Бедная женщина, прочитав эти роковые строки, сделалась совершенно сумасшедшей. Бросилась было к городничему с намерением пожаловаться на мужа, но там ее дежурный солдат не пустил, потому что градоначальник в то время спал, и сказал ей, чтоб она пришла вечером в полицию. Возвратившись в свою квартиру, она схватила мужнин фрак, изрезала его вдоль и поперек, кинула сапоги его в колодец и, написав какую-то записку, положила ее на стол, собрала потом несколько своих платьев, перебила затем все горшки в кухне и пошла сначала по улице, а потом и за город. Пройдя около двух верст, она начала нанимать ехавшего с базара мужика отвезти ее в Кузьмищево, сторговалась с ним и поехала. В Кузьмищеве проживали две благородные старые девушки-помещицы, которые принимали в Анне Сидоровне большое участие и просили ее приезжать к ним погостить всякий раз, как закутит ее пьянчужка.

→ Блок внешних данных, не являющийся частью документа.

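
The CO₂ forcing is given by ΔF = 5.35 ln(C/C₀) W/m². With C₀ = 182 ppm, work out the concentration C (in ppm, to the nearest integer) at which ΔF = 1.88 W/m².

C ≈ 259 ppm

Set 5.35 ln(C/182) = 1.88, so ln(C/182) = 1.88/5.35 = 0.35140.
Then C/182 = e^0.35140 = 1.42106, giving C = 182 × 1.42106 = 258.63 ppm.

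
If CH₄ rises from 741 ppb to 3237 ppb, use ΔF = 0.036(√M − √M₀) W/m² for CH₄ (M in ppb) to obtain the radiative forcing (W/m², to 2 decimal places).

CH₄: 0.036 × (√3237 − √741) = 0.036 × (56.8946 − 27.2213) = 0.036 × 29.6733 = 1.0682 W/m².

ΔF = 1.07 W/m²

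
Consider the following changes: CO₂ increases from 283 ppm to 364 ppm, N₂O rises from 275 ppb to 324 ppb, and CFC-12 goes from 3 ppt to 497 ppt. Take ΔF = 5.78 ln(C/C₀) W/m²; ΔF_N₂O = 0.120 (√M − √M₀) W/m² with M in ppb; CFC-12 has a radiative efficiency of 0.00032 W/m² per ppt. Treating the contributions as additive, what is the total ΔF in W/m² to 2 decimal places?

ΔF = 1.78 W/m²

CO₂: 5.78 × ln(364/283) = 5.78 × ln(1.28622) = 5.78 × 0.25171 = 1.4549 W/m².
N₂O: 0.120 × (√324 − √275) = 0.120 × (18.0000 − 16.5831) = 0.120 × 1.4169 = 0.1700 W/m².
CFC-12: ΔF = 0.00032 × (497 − 3) = 0.00032 × 494 = 0.1581 W/m².
Total ΔF = 1.4549 + 0.1700 + 0.1581 = 1.7830 W/m².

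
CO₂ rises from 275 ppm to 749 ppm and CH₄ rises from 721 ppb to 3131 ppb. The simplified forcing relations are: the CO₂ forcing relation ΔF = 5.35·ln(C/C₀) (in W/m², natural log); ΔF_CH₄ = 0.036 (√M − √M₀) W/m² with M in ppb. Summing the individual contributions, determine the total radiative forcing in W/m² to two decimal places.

ΔF = 6.41 W/m²

CO₂: 5.35 × ln(749/275) = 5.35 × ln(2.72364) = 5.35 × 1.00197 = 5.3605 W/m².
CH₄: 0.036 × (√3131 − √721) = 0.036 × (55.9553 − 26.8514) = 0.036 × 29.1039 = 1.0477 W/m².
Total ΔF = 5.3605 + 1.0477 = 6.4082 W/m².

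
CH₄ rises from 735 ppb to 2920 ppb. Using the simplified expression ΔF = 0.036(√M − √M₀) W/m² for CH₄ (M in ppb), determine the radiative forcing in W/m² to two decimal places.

ΔF = 0.97 W/m²

CH₄: 0.036 × (√2920 − √735) = 0.036 × (54.0370 − 27.1109) = 0.036 × 26.9261 = 0.9693 W/m².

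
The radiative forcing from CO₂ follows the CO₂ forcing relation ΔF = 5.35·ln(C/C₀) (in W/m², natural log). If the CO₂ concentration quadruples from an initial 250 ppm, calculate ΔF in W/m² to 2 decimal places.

ΔF = 7.42 W/m²

Because the forcing depends only on the ratio C/C₀, the initial concentration does not enter.
ΔF = 5.35 × ln(4) = 5.35 × 1.38629 = 7.4167 W/m².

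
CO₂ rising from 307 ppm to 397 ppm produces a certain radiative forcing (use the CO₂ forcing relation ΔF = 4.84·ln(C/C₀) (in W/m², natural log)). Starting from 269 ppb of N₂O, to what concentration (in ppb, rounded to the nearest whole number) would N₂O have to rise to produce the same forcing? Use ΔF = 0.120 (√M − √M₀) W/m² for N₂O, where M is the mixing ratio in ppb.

M ≈ 717 ppb

CO₂ forcing: 4.84 × ln(397/307) = 4.84 × 0.257089 = 1.24431 W/m².
Set 0.120(√M − √269) = 1.24431: √M = 1.24431/0.120 + √269 = 10.3693 + 16.4012 = 26.7705.
M = (26.7705)² = 716.66 ppb.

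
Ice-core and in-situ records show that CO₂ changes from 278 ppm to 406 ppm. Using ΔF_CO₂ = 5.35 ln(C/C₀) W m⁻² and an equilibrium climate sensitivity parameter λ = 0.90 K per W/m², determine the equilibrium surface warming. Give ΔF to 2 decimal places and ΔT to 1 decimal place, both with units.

CO₂: 5.35 × ln(406/278) = 5.35 × ln(1.46043) = 5.35 × 0.37873 = 2.0262 W/m².
ΔT = λ ΔF = 0.90 × 2.03 = 1.8270 K.

ΔF = 2.03 W/m²; ΔT = 1.8 K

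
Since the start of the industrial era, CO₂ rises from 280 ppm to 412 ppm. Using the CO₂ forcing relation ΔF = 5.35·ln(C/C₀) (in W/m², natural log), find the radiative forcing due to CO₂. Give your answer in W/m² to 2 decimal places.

ΔF = 2.07 W/m²

CO₂: 5.35 × ln(412/280) = 5.35 × ln(1.47143) = 5.35 × 0.38623 = 2.0663 W/m².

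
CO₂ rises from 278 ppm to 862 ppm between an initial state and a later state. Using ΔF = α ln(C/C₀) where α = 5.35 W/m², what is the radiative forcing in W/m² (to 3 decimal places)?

ΔF = 6.054 W/m²

CO₂ absorption bands are partially saturated, so forcing scales with the logarithm of the concentration ratio.
CO₂: 5.35 × ln(862/278) = 5.35 × ln(3.10072) = 5.35 × 1.13163 = 6.0542 W/m².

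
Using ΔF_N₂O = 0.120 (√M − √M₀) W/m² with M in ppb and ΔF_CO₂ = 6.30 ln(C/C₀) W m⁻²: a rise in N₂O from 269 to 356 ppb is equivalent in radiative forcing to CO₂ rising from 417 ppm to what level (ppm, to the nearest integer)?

C ≈ 437 ppm

N₂O forcing: 0.120 × (√356 − √269) = 0.120 × (18.8680 − 16.4012) = 0.120 × 2.4668 = 0.29602 W/m².
Set 6.30 ln(C/417) = 0.29602: ln(C/417) = 0.29602/6.30 = 0.04699, so C = 417 × e^0.04699 = 417 × 1.04811 = 437.06 ppm.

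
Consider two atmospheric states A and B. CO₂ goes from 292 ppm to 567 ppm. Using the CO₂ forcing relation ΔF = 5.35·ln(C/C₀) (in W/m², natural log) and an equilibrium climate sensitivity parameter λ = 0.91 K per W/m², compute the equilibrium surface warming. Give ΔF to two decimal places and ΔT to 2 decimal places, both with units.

ΔF = 3.55 W/m²; ΔT = 3.23 K

CO₂: 5.35 × ln(567/292) = 5.35 × ln(1.94178) = 5.35 × 0.66361 = 3.5503 W/m².
ΔT = λ ΔF = 0.91 × 3.55 = 3.2305 K.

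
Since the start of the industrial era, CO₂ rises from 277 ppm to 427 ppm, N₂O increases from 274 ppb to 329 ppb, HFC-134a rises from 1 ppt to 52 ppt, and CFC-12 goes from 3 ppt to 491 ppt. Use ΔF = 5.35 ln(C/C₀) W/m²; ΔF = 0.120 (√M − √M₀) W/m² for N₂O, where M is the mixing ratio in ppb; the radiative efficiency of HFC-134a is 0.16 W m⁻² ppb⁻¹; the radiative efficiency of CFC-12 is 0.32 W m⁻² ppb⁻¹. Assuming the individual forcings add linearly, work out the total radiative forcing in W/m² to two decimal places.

CO₂: 5.35 × ln(427/277) = 5.35 × ln(1.54152) = 5.35 × 0.43277 = 2.3153 W/m².
N₂O: 0.120 × (√329 − √274) = 0.120 × (18.1384 − 16.5529) = 0.120 × 1.5855 = 0.1903 W/m².
HFC-134a: Δ = 52 − 1 = 51 ppt = 0.051 ppb; ΔF = 0.16 × 0.051 = 0.0082 W/m².
CFC-12: Δ = 491 − 3 = 488 ppt = 0.488 ppb; ΔF = 0.32 × 0.488 = 0.1562 W/m².
Total ΔF = 2.3153 + 0.1903 + 0.0082 + 0.1562 = 2.6700 W/m².

ΔF = 2.67 W/m²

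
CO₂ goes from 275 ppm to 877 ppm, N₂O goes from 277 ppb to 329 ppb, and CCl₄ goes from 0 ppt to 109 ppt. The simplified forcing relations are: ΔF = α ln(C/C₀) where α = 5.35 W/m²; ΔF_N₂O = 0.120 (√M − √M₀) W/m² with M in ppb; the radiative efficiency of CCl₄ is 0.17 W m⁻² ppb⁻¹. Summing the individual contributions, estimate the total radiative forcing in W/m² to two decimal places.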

Рымов возвратился домой от Аполлоса Михайлыча часу в пятом. Увидев разбросанное на дворе свое платье, он, кажется, не удивился и вошел в квартиру. Здесь открылось еще более: на полу валялась разбитая чашка, самовар был опрокинут, и, наконец, на стуле лежал изрезанный фрак. Рымов побледнел.

– Этакая дура! – воскликнул он. – Этакой урод безобразный! – продолжал комик и, сжав кулаки, пошел искать Анны Сидоровны; но, конечно, не нашел.

– Ну, скажите, пожалуйста, – продолжал он, с горькою улыбкою рассматривая свой фрак, – не совсем ли это сумасшедшая женщина! Ну, голубушка, погоди! Ты у меня месяца два просидишь на одном хлебе. Я фрак себе сошью, а ты у меня поголодаешь…

Проговоря эти слова, комик вздохнул и начал подбирать разбросанные вещи. Тут ему попалась на глаза записка Анны Сидоровны. Он ее прочитал и усмехнулся.

Анна Сидоровна писала так:

«Беспременно, вы не увидите меня, я уехала к моим благодетельницам. Оставайтесь с вашими записочками. Дай бог вам нажить другую такую; но я скажу, ни одна не будет переносить столько от вашего пьянства и безобразия, подлый этакой человек.

Анна Рымова».

По самому почерку и подписи фамилии заметно было, что последние слова были написаны в сильном ожесточении.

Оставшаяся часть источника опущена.